In their typical cynical demagogy during the rally, settler leaders castigated Sharon's plan, calling it "ethnic cleansing of Jews" and "a crime against humanity". The very same leaders, including prominent rabbis, call on the Israeli government to expel Palestinians from the West Bank and Gaza and, if necessary, physically annihilate them! Last week, in fact, a group of YISHA's rabbis issued a religious edict urging the Israeli army not to spare Palestinian civilians in what they called the "war on terror".
After the rally thousands of protesters holding candles walked to Sharon's residence, demanding that he "listen to the voice of the people". This act shows once again that in spite of their anger they continue to give Sharon critical support. They understand that he is their man and on this point they share the same feelings as most of the Zionist “left”.
According to opinion polls, as many as 70% of Israeli citizens support the disengagement plan to pull out from Gaza. However, Gush Emunim (The Bloc of the Faithful), to which most settlers are affiliated, opposes any arrangement with the Palestinians involving territorial concessions.
This movement supports the idea that all mandatory Palestine (extending from the River Jordan to the Mediterranean) belongs exclusively to the Jews on the basis of God’s promise to mythical Abraham and that no Israeli government has the right or authority to "give up" any part of the land of Israel to "goyem" (a derogatory term for non-Jews).
Playing his role as a classic parliamentary Bonaparte, Sharon lashed out at his right-wing opponents, accusing them of trying to incite civil war. He called on his cabinet ministers to do what was necessary to foil the settlers' threats. The prime minister was referring to warnings voiced by some right-wing activists this week that settlers would confront Israeli soldiers and security personnel trying to evict them from their homes in the Gaza settlements.
Some of the right-wing leaders have gone as far as calling on Sharon to either organize a referendum on his plan to withdraw from Gaza or go for early elections. While opinion polls suggest that Sharon's disengagement plan has the support of nearly three-quarters of the Israeli public, the prime minister dreads the prospect of his own party, the Likud, disintegrating should he decide to hold a referendum. For the Likud, which has many pro-settler activist members, is overwhelmingly opposed to Sharon's plan.
Thus the Israeli government today consists of one man who manipulates both the right and the left, because they are giving him the power to do so. This represents an impasse in the situation. No one pushes for the bringing down of Sharon, for none of the main political forces have a genuine alternative to what he is doing. The extreme right are aware of the fact that they do not have majority support in Israeli society. But the official Left also do not know what to put in the place of Sharon, so they hide behind the fig leaf of the “withdrawal plan” and thus continue to support him.

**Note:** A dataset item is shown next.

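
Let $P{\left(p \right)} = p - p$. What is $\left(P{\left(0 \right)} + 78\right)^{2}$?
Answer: $6084$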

However this situation of paralysis cannot go on for long.
What is allowing this stalemate situation to hold is the lack of a genuine voice of the working class. Over the past couple of years we have seen important movements of the Israeli workers. For while this stalemate is continuing, there is one thing all the main political forces seem to agree on: that it is necessary to make Israeli workers pay for the crisis of Israeli capitalism! The cuts in pensions, healthcare, education and so on, the continuing process of privatisation, are all alienating the workers.
The Zionist dream of creating a safe haven, a paradise for Jews, in Israel, is turning into a hell. Sooner or later the Israeli workers will move in a decisive manner. This coming struggle of the working class is the one factor that can provoke a change to this unstable equilibrium. Then all the cosy relations will be shattered and the real situation will become apparent to all.